State v. John C. Baker, 2012AP2163-CR, District 2/4, 5/30/13; court of appeals decision (not recommended for publication); case activity

The totality of the circumstances shows a police officer could reasonably suspect that a break-in had occurred or was about to occur at the time the officer temporarily detained Baker for the purpose of investigating that reasonable suspicion. The court concludes that even though “pulling one’s vehicle into a closed business during the middle of the night, in itself, may not ordinarily provide the basis for reasonable suspicion of criminal activity, here there were a number of additional incriminating circumstances.” (¶16). In particular:

¶17      The officer saw a running vehicle with its headlights on that was parked oddly, not in any marked stall, near the entrance of a closed gas station store.  The time was approximately 2:00 a.m. in an area that had three recent night-time break-ins.  Although the gas pumps were operable, the vehicle plainly was not parked in a way suggesting the vehicle was getting gas.  Indeed, the circuit court specifically found that the particular positioning of the vehicle made this highly unlikely, reasoning that it might be “a different story” if the van was parked “under the lights by a pump.”  In addition, no person initially appeared to be visible in or around the vehicle, even after the officer shined bright lights on the vehicle, sufficient to flood the inside of the vehicle with light.  In the officer’s experience, shining such bright lights in a vehicle would normally get the attention of any occupants.  However, it was not until about thirty to forty-five seconds after the officer pulled in behind the vehicle that the driver “suddenly” sat up.  The officer “moved [his] spotlight around trying to get the attention of the driver,” and instead of responding to the officer’s attempt to get his attention, the driver proceeded to drive away.

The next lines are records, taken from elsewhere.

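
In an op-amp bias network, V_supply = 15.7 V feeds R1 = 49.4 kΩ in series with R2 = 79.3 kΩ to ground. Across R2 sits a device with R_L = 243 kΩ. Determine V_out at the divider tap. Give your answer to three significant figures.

V_out ≈ 8.60 V

The load sits in parallel with R2, giving an effective lower resistance R2' = R2·R_L/(R2+R_L) = 59.79 kΩ.
Then V_out = V_supply · R2'/(R1 + R2') = 15.7 × 59.79/109.2 = 8.597 V.
(Unloaded it would be 9.67 V; the load pulls it down.)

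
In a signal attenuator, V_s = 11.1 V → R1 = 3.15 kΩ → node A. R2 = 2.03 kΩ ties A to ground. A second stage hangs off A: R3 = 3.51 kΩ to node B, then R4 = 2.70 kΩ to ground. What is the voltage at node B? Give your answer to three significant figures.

The second stage (R3 + R4 = 6.210 kΩ) loads node A in parallel with R2.
R2 ‖ (R3+R4) = 1.530 kΩ.
First divider: V_A = V_s · 1.530/(3.15 + 1.530) = 3.629 V.
Then the unloaded second divider: V_B = V_A × R4/(R3+R4) = 3.629 × 0.4348 = 1.578 V.

V_B ≈ 1.58 V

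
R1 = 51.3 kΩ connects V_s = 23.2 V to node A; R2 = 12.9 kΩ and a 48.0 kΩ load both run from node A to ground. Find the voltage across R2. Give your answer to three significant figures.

R2 ‖ R_L = (12.9 × 48.0)/(12.9 + 48.0) = 10.17 kΩ.
Then V_out = V_s · R2'/(R1 + R2') = 23.2 × 10.17/61.47 = 3.838 V.

V_out ≈ 3.84 V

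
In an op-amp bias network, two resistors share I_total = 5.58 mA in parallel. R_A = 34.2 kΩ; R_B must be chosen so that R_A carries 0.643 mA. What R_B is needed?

The fraction through R_A equals R_B/(R_A+R_B).
With f = 0.1152, R_B = R_A · f/(1−f) = 34.2 × 0.1302 = 4.454 kΩ.

R_B ≈ 4.45 kΩ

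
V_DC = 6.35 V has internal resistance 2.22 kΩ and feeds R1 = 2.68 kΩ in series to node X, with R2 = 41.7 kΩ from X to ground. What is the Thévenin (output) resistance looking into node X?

R1' = 2.22 + 2.68 = 4.900 kΩ (source resistance + R1).
Zeroing V_DC shorts the top of R1' to ground, so R_th = R1' ‖ R2 = 4.385 kΩ.

R_th ≈ 4.38 kΩ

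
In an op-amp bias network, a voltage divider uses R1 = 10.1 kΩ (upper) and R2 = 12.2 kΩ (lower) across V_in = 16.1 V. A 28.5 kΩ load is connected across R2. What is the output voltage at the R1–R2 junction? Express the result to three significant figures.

V_out ≈ 7.38 V

R2 ‖ R_L = (12.2 × 28.5)/(12.2 + 28.5) = 8.543 kΩ.
Then V_out = V_in · R2'/(R1 + R2') = 16.1 × 8.543/18.64 = 7.378 V.
(Unloaded it would be 8.81 V; the load pulls it down.)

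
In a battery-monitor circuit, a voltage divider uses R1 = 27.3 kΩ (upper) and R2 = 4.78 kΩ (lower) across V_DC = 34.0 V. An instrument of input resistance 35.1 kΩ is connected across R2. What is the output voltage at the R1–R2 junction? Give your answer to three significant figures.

V_out ≈ 4.54 V

R2 ‖ R_L = (4.78 × 35.1)/(4.78 + 35.1) = 4.207 kΩ.
Now apply the divider: V_out = 34.0 × 0.1335 = 4.540 V.
(Unloaded it would be 5.07 V; the load pulls it down.)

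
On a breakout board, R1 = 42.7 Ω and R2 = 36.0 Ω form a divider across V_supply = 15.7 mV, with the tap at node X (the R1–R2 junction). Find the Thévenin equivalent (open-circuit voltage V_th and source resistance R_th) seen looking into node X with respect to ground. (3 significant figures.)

V_th ≈ 7.18 mV, R_th ≈ 19.5 Ω

V_th is the unloaded tap voltage: V_supply · R2/(R1+R2) = 15.7 × 0.4574 = 7.182 mV.
With V_supply suppressed (replaced by a short), R_th = R1 ‖ R2 = (42.70 × 36.0)/(42.70 + 36.0) = 19.53 Ω.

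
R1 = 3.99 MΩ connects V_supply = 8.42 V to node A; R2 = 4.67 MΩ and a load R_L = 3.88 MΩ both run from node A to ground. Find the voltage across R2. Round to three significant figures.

V_out ≈ 2.92 V

The load sits in parallel with R2, giving an effective lower resistance R2' = R2·R_L/(R2+R_L) = 2.119 MΩ.
Then V_out = V_supply · R2'/(R1 + R2') = 8.42 × 2.119/6.109 = 2.921 V.
(Unloaded it would be 4.54 V; the load pulls it down.)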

Baker’s argument that the officer did not see him engage in any meaningful activity ignores the legal test, which requires consideration of the totality of the circumstances. “By focusing exclusively on what the officer saw him do, Baker fails to address the full picture, which we have summarized above.” (¶19). Similarly, “theoretical incriminating facts that the officer did not possess at the time of the stop, such as shattered windows or confederate burglars at the station,” are not required to show reasonable suspicion. (¶20).

The court “remind[s]” Baker’s appellate counsel about Rule 809.19(1)(d)’s requirement that the statement of the case include “a statement of facts relevant to the issues presented for review, with appropriate references to the record.” The court finds the statement of the case in Baker’s principal brief  “inadequate, lacking any of the facts that are material to the issue presented for review.” (¶3 n.2).